Gastrointestinal Interventions
Jesse Schwalb
MS4
Albert Einstein College of Medicine
Disclosure(s): N/A: Intellectual Property / Patents ()
Christine Yoon, n/a
MS2
Albert Einstein College of Medicine
Jake Gilman, n/a
MS2
Albert Einstein College of Medicine
Kapil Wattamwar, MD
Interventional Radiology Fellow
Montefiore Medical Center
Jacob Cynamon, MD, FACR, FSIR
Section Chief of Interventional Radiology
Montefiore Medical Center
To quantify the experiences of our department in the use of the transfemoral transcaval (TFTC) approach to image-guided liver biopsy.
Materials and Methods:
This paper is a continuation of our institution’s previously published retrospective study on transvenous liver biopsies, of which 286 were performed via TFTC approach. That study demonstrated TFTC to be associated with lower rates of major complications and lower fluoroscopy times compared to transjugular liver biopsy while maintaining comparable technical and histopathologic success {1}. Between January 2019 and September 2022, we performed 266 TFTC liver biopsies in 252 patients; in addition to the 286 TFTC biopsies performed between December 2010 and December 2018. This is a follow-up study to present the compilation of outcomes and complications of over 550 TFTC liver biopsies. Procedural complications were classified according to the Society of Interventional Radiology guidelines.
Results:
552 TFTC biopsies (40.2% women; mean age 50.9 ± 16.7 years) were evaluated in terms of technical success, histopathological success, portal pressure measurements and complication rates. Technical success was achieved in 99.46% of cases (549/552). Histopathological success was attained in 97.10% of cases (535/551). One patient who underwent liver biopsy for organ donation did not have pathology records in our system. Portal pressure measurements were obtained when requested, in 435 cases. Major complications occurred in 1.45% of cases (8/552).
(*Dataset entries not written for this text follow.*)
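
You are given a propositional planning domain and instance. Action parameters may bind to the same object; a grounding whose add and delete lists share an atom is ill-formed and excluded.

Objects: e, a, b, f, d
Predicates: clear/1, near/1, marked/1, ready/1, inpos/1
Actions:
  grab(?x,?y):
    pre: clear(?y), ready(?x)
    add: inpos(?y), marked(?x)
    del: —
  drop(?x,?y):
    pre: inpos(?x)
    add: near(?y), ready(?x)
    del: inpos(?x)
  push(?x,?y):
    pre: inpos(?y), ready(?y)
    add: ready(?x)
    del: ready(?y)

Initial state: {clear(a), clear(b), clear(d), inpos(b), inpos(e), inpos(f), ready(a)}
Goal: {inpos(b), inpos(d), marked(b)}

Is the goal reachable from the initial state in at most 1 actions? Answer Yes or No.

No

1. grab(a,a)  →  {clear(a), clear(b), clear(d), inpos(a), inpos(b), inpos(e), inpos(f), marked(a), ready(a)}
2. push(b,a)  →  {clear(a), clear(b), clear(d), inpos(a), inpos(b), inpos(e), inpos(f), marked(a), ready(b)}
3. grab(b,d)  →  {clear(a), clear(b), clear(d), inpos(a), inpos(b), inpos(d), inpos(e), inpos(f), marked(a), marked(b), ready(b)}
optimal plan length = 3; 3 > 1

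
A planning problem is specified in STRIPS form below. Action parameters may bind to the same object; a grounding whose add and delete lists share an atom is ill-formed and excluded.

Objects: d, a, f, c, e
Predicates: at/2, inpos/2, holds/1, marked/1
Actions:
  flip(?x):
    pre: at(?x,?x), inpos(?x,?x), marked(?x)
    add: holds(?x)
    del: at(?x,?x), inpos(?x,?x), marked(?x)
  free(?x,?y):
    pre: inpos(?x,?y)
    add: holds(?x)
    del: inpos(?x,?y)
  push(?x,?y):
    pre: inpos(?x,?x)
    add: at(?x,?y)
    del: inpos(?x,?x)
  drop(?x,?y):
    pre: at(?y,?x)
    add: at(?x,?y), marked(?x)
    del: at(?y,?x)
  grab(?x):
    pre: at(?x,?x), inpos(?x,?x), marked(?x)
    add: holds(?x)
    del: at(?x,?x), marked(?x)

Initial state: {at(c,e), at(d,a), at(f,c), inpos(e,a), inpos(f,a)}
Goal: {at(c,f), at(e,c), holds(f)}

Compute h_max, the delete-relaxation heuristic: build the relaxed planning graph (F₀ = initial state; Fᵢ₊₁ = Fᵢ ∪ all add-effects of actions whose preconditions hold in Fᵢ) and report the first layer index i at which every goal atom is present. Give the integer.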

Three of these cases (0.54%) were complicated by persistent access site bleeding and were successfully managed without need for significant reintervention. Three cases (0.54%) were complicated by sepsis that required IV antibiotics in 2 cases and medical management for septic shock in 1 case. Two cases (0.36%) were complicated by biopsy related bleeding that necessitated angiogram and embolization which resolved the bleeds. Of these, one involved a patient with an ECMO catheter in the IVC awaiting heart-lung transplantation. The other was a liver transplant patient with a Roux-en-Y and 2 prior uncomplicated TFTC biopsies. This time, the biopsy was performed too close to the undersurface of the liver and not the intrahepatic portion of the IVC. This resulted in a GI bleed from the transgressed bowel and was treated successfully by embolization. These cases will be further elaborated on in manuscript.
Conclusion:
The TFTC approach is a safe and effective method for liver biopsy. This large retrospective study demonstrates the advantages and possible pitfalls to avoid in this procedure.